I also employed these cosmetic-specific rules when deciding what to get rid of:

  • Is it old? Like, embarrassingly old? I just read about how long to keep makeup and I’m way out of range on some of my powder and lip products. Yikes.
  • Do I use it or do I enjoy using it? Does it still have a place in my daily routine? If I use it regularly (or look forward to using it for a special occasion), I keep it. If not, toss it. If it’s a product I just don’t like using (for me it’s lash curlers, for others it’s eyeliner or foundation) I’ve decided to ditch it too.
  • Does it fit my complexion or my overall style? Like I said with the red lipstick, some items just don’t work with my face. I just finished reading The Life-Changing Magic of Tidying Up by Marie Kondo, and she explains that these items have already served their purpose: their purpose was to let you know that they’re not the right choice for you. No regrets in throwing these away.

Now if I need to travel anywhere, my makeup case is already packed and ready to go. It all fits in a small box, including any brushes I need and my three shades of nail polish. I feel lighter and more ready for last-minute adventures this way.
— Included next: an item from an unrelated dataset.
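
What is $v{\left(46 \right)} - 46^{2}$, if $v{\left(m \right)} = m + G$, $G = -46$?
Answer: $-2116$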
Here’s what my makeup collection looks like now:

What remains of my makeup "collection"

What remains of my makeup “collection”

How I’ll buy makeup in the future

If I decide that it’s time to add a new high-quality cosmetic to the rotation, I have some advice from my best friend. She’s more patient with makeup (and much, much better at it) than me! Here’s what she recommends:

  1. Research. Makeup can be expensive. Since it’s good to use for months at a time, know what you’re getting into before you buy. Read reviews and watch videos on application so that you don’t just buy random products in your quest for the perfect look. You can even look for videos or reviews for drugstore alternatives to more expensive brands.
  2. Get Samples. Samples let you know that you like a product before committing to it. They’re free, they’re small and they’re a good way to curb impulse buys. My friend recommends Sephora, where the products are high-quality but the prices can be intimidating. Don’t be afraid to ask questions and give the product some thought before tossing it in to your shopping cart.
  3. Check return policies. If you’re skipping the drugstore brands and going for more specialized brand names like Sephora, check the returns policy. Don’t keep something just because, well, maybe you’ll get used to it. A fifty dollar bottle of foundation isn’t something you just want to “get used to.”

I hope this gives you a good start in going through your own makeup and creating the rules that work best for you.

Remember, there’s no magic number to minimalism. It isn’t about extremes either. It’s about living with only what you need and what sparks joy.

It’s about making more space in your life for what really matters to you.